Love and Forgiveness

Luke 7: 36-50
1 Tm 4:12-16/Ps 111:7-10

A certain creditor had two debtors; one owed five hundred denarii, and the other fifty. When they could not pay, he canceled the debts for both of them. Now which of them will love him more?
(Luke 7:41-42)

Our debts can never be repaid,
His pains and death no greater loss;
The greatest LOVE Christ had displayed
When He forgave us on the cross.

Our Lord posed this question to Simon to make His host see beyond the sinfulness of the woman (who came to the banquet uninvited) to her greater love for having been forgiven of her sins. He said to Simon, “Do you see this woman?” (Simon had seen her in a different light.) “I entered your house; you gave me no water for my feet, but she has bathed my feet with her tears and dried them with her hair. You gave me no kiss, but from the time I came in she has not stopped kissing my feet. You did not anoint my head with oil, but she has anointed my feet with ointment. Therefore, I tell you, her sins, which were many, have been forgiven; hence she has shown great love. But the one to whom little is forgiven, loves little.” (Lk.7:44-47)

Reflection

In this touching encounter in a prominent pharisee’s house, Jesus was able to convey a number of lessons to His contemporaries, who “could not see”, and to future generations of His followers, who would become richer by meditating on His words and seeing His lessons in the Gospel. The first lesson that we learn in this Gospel account of Luke is the grace of perception — of seeing with eyes of compassion, rather than of judgment. Simon the pharisee and host of Jesus, when he witnessed the uninvited woman display her affection to his VIP guest, thought, “If this man were a prophet, he would have known who and what kind of woman this is who is touching him–that she is a sinner.” (7:39) By thinking thus, he was doubting the wisdom of Jesus (“Is he really a prophet, as they say he is?”) and judging the character of the woman. He could not see that her actions displayed her repentance and conversion.

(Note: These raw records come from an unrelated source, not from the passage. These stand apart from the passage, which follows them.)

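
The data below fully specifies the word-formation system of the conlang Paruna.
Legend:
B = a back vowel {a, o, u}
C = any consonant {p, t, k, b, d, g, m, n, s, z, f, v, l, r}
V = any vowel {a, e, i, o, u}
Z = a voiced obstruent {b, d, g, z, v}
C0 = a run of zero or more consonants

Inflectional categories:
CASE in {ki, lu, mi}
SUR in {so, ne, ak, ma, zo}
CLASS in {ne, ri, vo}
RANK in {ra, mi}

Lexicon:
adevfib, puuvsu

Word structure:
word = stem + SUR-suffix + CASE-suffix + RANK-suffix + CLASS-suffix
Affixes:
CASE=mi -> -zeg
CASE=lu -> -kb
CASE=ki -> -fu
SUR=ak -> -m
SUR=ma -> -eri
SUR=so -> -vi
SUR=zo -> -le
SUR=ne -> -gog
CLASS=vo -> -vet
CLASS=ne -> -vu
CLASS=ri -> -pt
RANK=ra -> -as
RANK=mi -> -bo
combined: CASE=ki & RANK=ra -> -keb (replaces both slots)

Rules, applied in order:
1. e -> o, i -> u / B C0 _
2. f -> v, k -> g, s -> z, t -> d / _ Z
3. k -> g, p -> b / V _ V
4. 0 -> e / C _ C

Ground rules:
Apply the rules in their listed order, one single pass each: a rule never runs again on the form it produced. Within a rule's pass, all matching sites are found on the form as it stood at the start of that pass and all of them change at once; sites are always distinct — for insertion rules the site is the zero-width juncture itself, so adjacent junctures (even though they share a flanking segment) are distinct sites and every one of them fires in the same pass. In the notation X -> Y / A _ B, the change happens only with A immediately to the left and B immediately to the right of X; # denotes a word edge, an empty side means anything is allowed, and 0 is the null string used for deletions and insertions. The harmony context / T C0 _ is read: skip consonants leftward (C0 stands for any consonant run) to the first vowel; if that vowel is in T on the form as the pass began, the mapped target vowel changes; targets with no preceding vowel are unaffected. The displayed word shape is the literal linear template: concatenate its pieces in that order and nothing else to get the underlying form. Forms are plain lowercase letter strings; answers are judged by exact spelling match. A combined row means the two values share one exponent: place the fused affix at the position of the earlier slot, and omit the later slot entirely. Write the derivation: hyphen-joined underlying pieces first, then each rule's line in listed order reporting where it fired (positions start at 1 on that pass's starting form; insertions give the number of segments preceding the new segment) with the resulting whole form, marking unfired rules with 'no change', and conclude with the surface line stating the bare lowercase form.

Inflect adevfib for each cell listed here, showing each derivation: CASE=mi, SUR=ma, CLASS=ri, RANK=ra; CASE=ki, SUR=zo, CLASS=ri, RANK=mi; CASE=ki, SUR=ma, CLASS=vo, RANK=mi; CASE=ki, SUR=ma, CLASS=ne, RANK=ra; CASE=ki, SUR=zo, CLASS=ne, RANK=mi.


cell CASE=mi, SUR=ma, CLASS=ri, RANK=ra:
underlying: adevfib-eri-zeg-as-pt
1. e -> o, i -> u / B C0 _: fires at position(s) 3: adovfiberizegaspt
2. f -> v, k -> g, s -> z, t -> d / _ Z: no change
3. k -> g, p -> b / V _ V: no change
4. 0 -> e / C _ C: inserts after position(s) 4, 15, 16: adovefiberizegasepet
surface: adovefiberizegasepet

cell CASE=ki, SUR=zo, CLASS=ri, RANK=mi:
underlying: adevfib-le-fu-bo-pt
1. e -> o, i -> u / B C0 _: fires at position(s) 3: adovfiblefubopt
2. f -> v, k -> g, s -> z, t -> d / _ Z: no change
3. k -> g, p -> b / V _ V: no change
4. 0 -> e / C _ C: inserts after position(s) 4, 7, 14: adovefibelefubopet
surface: adovefibelefubopet

cell CASE=ki, SUR=ma, CLASS=vo, RANK=mi:
underlying: adevfib-eri-fu-bo-vet
1. e -> o, i -> u / B C0 _: fires at position(s) 3, 16: adovfiberifubovot
2. f -> v, k -> g, s -> z, t -> d / _ Z: no change
3. k -> g, p -> b / V _ V: no change
4. 0 -> e / C _ C: inserts after position(s) 4: adovefiberifubovot
surface: adovefiberifubovot

cell CASE=ki, SUR=ma, CLASS=ne, RANK=ra:
underlying: adevfib-eri-keb-vu
1. e -> o, i -> u / B C0 _: fires at position(s) 3: adovfiberikebvu
2. f -> v, k -> g, s -> z, t -> d / _ Z: no change
3. k -> g, p -> b / V _ V: fires at position(s) 11: adovfiberigebvu
4. 0 -> e / C _ C: inserts after position(s) 4, 13: adovefiberigebevu
surface: adovefiberigebevu

cell CASE=ki, SUR=zo, CLASS=ne, RANK=mi:
underlying: adevfib-le-fu-bo-vu
1. e -> o, i -> u / B C0 _: fires at position(s) 3: adovfiblefubovu
2. f -> v, k -> g, s -> z, t -> d / _ Z: no change
3. k -> g, p -> b / V _ V: no change
4. 0 -> e / C _ C: inserts after position(s) 4, 7: adovefibelefubovu
surface: adovefibelefubovu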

And that leads us to the more important lesson — that those forgiven of greater sins are more grateful, and consequently love God more than those who feel righteous, and feel less penitent. “Much love follows much forgiveness.”

How many among us share the attitude of Simon the pharisee? How many of us walk in the other side of the road in order to avoid contact with the victims of sin, rather than help them get back on their feet and lead them again to Jesus?

Father, we acknowledge our sinfulness, and praise You with hearts filled with love for all that You have done for us, unworthy as we are. Our debts of sin can never be repaid, because no greater love can ever compare to Your Son’s death on the cross for our salvation. Thank You for all Your love. Amen.